Sales is about selling, yet many building materials companies seem to work with a different definition. In some companies, salespeople spend most of their time keeping current customers happy instead of finding new ones.
Other companies aren’t always much better. Their sales team is more like a bunch of cowboys doing whatever they want. They measure their success in terms of activity, like “How many people did you call on this week?”
Their approach is simple:
1. We have a product we want to sell
2. There are customers who should buy it
3. If we call on enough of them, we’ll eventually stumble upon someone who will buy our products
Simple, yes. But not very effective or efficient
Thankfully, there’s a better way.
How to make your salesforce more productive.
1. Give them something new.
I’ve never understood this, but salespeople who have called on a prospect don’t usually see a reason for another call. They feel that they’ve already made their presentation and there is nothing new to share. I disagree with this, but it is still a fact.
But if you have a new product or have made some improvements to an existing product, the salesperson now sees that they have something new to talk about.
So, send them a flyer promoting whatever’s new. Even if you’ve just change or improve something, call it NEW.
Now, I hate to see companies print anything, but in this case, it is a good idea. When you send them something electronically, it will often just get lost in their inbox. When you send a piece of paper, they have to deal with it. They can’t ignore or forget about it – it will still be there, staring at them from the top of their desk.
It gives them an “in your face” reason to make another sales call on a prospect that they might not otherwise have reached out to again.
2. Give them something old.
If you don’t have anything new to say, it doesn’t mean you have to stay quiet. Develop a flyer that is focused on an underappreciated feature of your product or company. Or put one together outlining why the prospect will be more successful when they buy from you.
It may seem like overkill, but I would develop a new flyer every month to send to your reps.
They are an inexpensive way to overwhelm your sales team with reasons to make more calls. You keep giving them new things to talk about.
3. Have their back.
Make it so easy for the customer to do business directly with you that they don’t need to see their rep.
Most building materials salespeople have to spend a lot of time acting as the conduit between the customer and your company. It’s easy to shrug and say “That’s the salesperson’s job.” It’s also very costly.
Salespeople are one of your most costly resources, so you should focus on helping them to be as productive as possible.

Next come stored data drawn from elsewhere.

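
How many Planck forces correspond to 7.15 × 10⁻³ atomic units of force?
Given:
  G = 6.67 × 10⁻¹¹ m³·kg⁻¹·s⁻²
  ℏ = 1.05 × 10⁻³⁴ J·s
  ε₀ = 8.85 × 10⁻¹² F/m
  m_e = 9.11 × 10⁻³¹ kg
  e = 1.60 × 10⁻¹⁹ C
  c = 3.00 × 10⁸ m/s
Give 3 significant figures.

4.90 × 10⁻⁵⁴

atomic unit of force: F_au = E_h/a₀ = m_e²e⁶/((4πε₀)³ℏ⁴) = 8.33 × 10⁻⁸ N
Planck force: F_P = c⁴/G = 1.21 × 10⁴⁴ N
7.15 × 10⁻³ × 8.33 × 10⁻⁸ / 1.21 × 10⁴⁴ = 4.90 × 10⁻⁵⁴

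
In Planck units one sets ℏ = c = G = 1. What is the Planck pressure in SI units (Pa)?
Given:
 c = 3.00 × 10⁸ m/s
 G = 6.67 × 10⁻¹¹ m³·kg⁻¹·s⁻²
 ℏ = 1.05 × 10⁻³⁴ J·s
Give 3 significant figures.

p_P = c⁷/(ℏG²)
  = 2.19 × 10⁵⁹ / 4.67 × 10⁻⁵⁵
  = 4.68 × 10¹¹³ Pa

4.68 × 10¹¹³ Pa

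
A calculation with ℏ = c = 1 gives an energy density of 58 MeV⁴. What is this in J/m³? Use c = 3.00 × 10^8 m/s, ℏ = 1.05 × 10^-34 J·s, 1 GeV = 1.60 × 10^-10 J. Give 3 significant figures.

1.22 × 10^27 J/m³

[E]/[L]³ = [E]⁴/(ℏc)³; restore (ℏc)⁻³.
1 GeV⁴ → 1/(ℏc)³ × (1 GeV in J)⁴ = 2.10 × 10^37 J/m³.
Convert the energy scale: 58 MeV⁴ = 5.80 × 10^-11 GeV⁴.
Result: 5.80 × 10^-11 × 2.10 × 10^37 = 1.22 × 10^27 J/m³.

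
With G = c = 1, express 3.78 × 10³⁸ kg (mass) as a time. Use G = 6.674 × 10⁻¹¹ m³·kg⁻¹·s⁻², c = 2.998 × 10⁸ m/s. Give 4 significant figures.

Mass → time via G/c³.
3.78 × 10³⁸ kg × (G/c³) = 936.2 s

936.2 s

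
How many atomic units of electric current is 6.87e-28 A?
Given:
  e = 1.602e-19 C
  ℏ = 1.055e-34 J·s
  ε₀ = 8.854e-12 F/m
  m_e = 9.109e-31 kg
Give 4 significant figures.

atomic unit of electric current: I_au = e E_h/ℏ = m_e e⁵/((4πε₀)²ℏ³) = 6.612e-3 A.
6.87e-28 / 6.612e-3 = 1.039e-25

1.039e-25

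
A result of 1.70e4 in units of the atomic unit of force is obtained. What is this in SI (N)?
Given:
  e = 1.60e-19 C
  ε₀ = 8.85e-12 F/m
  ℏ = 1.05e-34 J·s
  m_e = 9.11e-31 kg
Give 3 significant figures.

1.42e-3 N

One atomic unit of force: F_au = E_h/a₀ = m_e²e⁶/((4πε₀)³ℏ⁴) = 8.33e-8 N.
1.70e4 × 8.33e-8 N = 1.42e-3 N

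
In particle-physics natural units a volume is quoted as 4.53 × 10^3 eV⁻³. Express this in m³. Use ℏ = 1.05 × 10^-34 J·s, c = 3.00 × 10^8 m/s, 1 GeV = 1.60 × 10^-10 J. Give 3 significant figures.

3.46 × 10^-17 m³

Volume is [L]³ = [E]⁻³·(ℏc)³.
1 GeV⁻³ → (ℏc)³ × (1 GeV in J)⁻³ = 7.63 × 10^-48 m³.
Convert the energy scale: 4.53 × 10^3 eV⁻³ = 4.53 × 10^30 GeV⁻³.
Result: 4.53 × 10^30 × 7.63 × 10^-48 = 3.46 × 10^-17 m³.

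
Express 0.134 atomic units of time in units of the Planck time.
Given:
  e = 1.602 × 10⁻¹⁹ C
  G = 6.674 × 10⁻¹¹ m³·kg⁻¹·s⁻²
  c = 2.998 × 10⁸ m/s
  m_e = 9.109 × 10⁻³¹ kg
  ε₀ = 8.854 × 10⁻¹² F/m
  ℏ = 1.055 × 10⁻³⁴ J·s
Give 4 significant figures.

atomic unit of time: τ_au = (4πε₀)²ℏ³/(m_e e⁴) = 2.423 × 10⁻¹⁷ s
Planck time: t_P = √(ℏG/c⁵) = 5.392 × 10⁻⁴⁴ s
0.134 × 2.423 × 10⁻¹⁷ / 5.392 × 10⁻⁴⁴ = 6.021 × 10²⁵

6.021 × 10²⁵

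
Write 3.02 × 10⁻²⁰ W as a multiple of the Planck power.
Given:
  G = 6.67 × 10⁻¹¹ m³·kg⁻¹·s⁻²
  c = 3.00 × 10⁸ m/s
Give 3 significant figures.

8.29 × 10⁻⁷³

Planck power: P_P = c⁵/G = 3.64 × 10⁵² W.
3.02 × 10⁻²⁰ / 3.64 × 10⁵² = 8.29 × 10⁻⁷³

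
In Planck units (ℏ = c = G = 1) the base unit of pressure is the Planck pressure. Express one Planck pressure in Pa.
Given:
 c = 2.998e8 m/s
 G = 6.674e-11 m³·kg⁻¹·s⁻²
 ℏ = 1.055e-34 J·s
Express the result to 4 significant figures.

p_P = c⁷/(ℏG²)
  = 2.177e59 / 4.699e-55
  = 4.632e113 Pa

4.632e113 Pa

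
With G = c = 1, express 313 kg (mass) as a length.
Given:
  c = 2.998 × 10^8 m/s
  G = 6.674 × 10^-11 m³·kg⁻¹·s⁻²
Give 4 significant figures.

2.324 × 10^-25 m

In G = c = 1 units mass has dimensions of length; the conversion factor is G/c².
313 kg × (G/c²) = 2.324 × 10^-25 m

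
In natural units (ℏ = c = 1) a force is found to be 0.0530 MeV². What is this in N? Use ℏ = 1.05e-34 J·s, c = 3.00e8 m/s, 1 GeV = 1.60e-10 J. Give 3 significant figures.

Force is [E]/[L] = [E]²/(ℏc); restore (ℏc)⁻¹.
1 GeV² → 1/(ℏc) × (1 GeV in J)² = 8.13e5 N.
Convert the energy scale: 0.0530 MeV² = 5.30e-8 GeV².
Result: 5.30e-8 × 8.13e5 = 0.0431 N.

0.0431 N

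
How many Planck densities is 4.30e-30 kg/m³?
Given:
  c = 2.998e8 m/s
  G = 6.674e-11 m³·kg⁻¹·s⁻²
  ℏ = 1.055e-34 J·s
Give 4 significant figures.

Planck density: ρ_P = c⁵/(ℏG²) = 5.154e96 kg/m³.
4.30e-30 / 5.154e96 = 8.343e-127

8.343e-127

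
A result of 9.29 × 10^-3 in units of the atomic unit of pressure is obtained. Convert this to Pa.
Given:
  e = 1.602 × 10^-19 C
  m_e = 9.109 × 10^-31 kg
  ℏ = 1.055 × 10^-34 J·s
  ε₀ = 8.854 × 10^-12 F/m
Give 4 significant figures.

2.721 × 10^11 Pa

One atomic unit of pressure: P_au = E_h/a₀³ = m_e⁴e¹⁰/((4πε₀)⁵ℏ⁸) = 2.929 × 10^13 Pa.
9.29 × 10^-3 × 2.929 × 10^13 Pa = 2.721 × 10^11 Pa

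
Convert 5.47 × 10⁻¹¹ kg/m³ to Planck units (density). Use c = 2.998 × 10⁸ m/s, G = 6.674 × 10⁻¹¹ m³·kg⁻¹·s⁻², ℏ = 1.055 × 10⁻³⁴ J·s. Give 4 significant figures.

1.061 × 10⁻¹⁰⁷

Planck density: ρ_P = c⁵/(ℏG²) = 5.154 × 10⁹⁶ kg/m³.
5.47 × 10⁻¹¹ / 5.154 × 10⁹⁶ = 1.061 × 10⁻¹⁰⁷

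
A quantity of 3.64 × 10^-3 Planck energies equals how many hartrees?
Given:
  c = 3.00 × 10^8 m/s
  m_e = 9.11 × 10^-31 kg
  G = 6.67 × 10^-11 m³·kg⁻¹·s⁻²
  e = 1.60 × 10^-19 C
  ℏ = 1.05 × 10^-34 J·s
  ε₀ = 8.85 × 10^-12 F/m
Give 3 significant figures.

Planck energy: E_P = √(ℏc⁵/G) = 1.96 × 10^9 J
hartree: E_h = m_e e⁴/(4πε₀ℏ)² = 4.38 × 10^-18 J
3.64 × 10^-3 × 1.96 × 10^9 / 4.38 × 10^-18 = 1.63 × 10^24

1.63 × 10^24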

4. Give them someone to call on.
Inbound marketing or marketing automation is the hot new thing. You used to see every ad agency tout their branding expertise; now, they’re all inbound marketing experts.
And there’s a reason for that: it works!
Most salespeople still think of “leads” as worthless and not worthy of their attention. This is based on their experience with leads from trade shows and advertising. Most of those leads don’t pay off for the sale person. The result? Sales reps don’t follow up on most of the leads that are gathered this way.
With a properly implemented and maintained inbound marketing program, those leads are a lot warmer and more valuable. By the time a lead is sent to the rep, they’ve interacted with you several times and have expressed a real interest in your products.
Customers today, are going to find you online before you have a chance to find them. They’ll already have done their homework. When they’re ready to talk to a rep, they are already way down the sales funnel. Just the type of lead a rep loves.
Start making your salespeople more productive.
My first two ideas are easy to implement. They also don’t cost very much so they won’t put a dent in your budget. The most important part of these is the copy! Use a good writer and make sure they understand the purpose of the copy they’re drafting.
Idea number three doesn’t have to cost a lot, either. It’s more about changing culture and attitude. Everyone in the company should be focused on helping the salespeople by taking over once a customer has been sold. I see too many companies where the salesperson has to spend most of their time being a “fixer,” helping customers navigate the bureaucracy of their company. It can almost seem like the customer is dealing with a Third World nation, where unless you know someone or how to play the game, it’s a real struggle to get what you want.
These are small changes that can give you big results. If you try them out, you’ll wonder why you haven’t been doing it this way all along.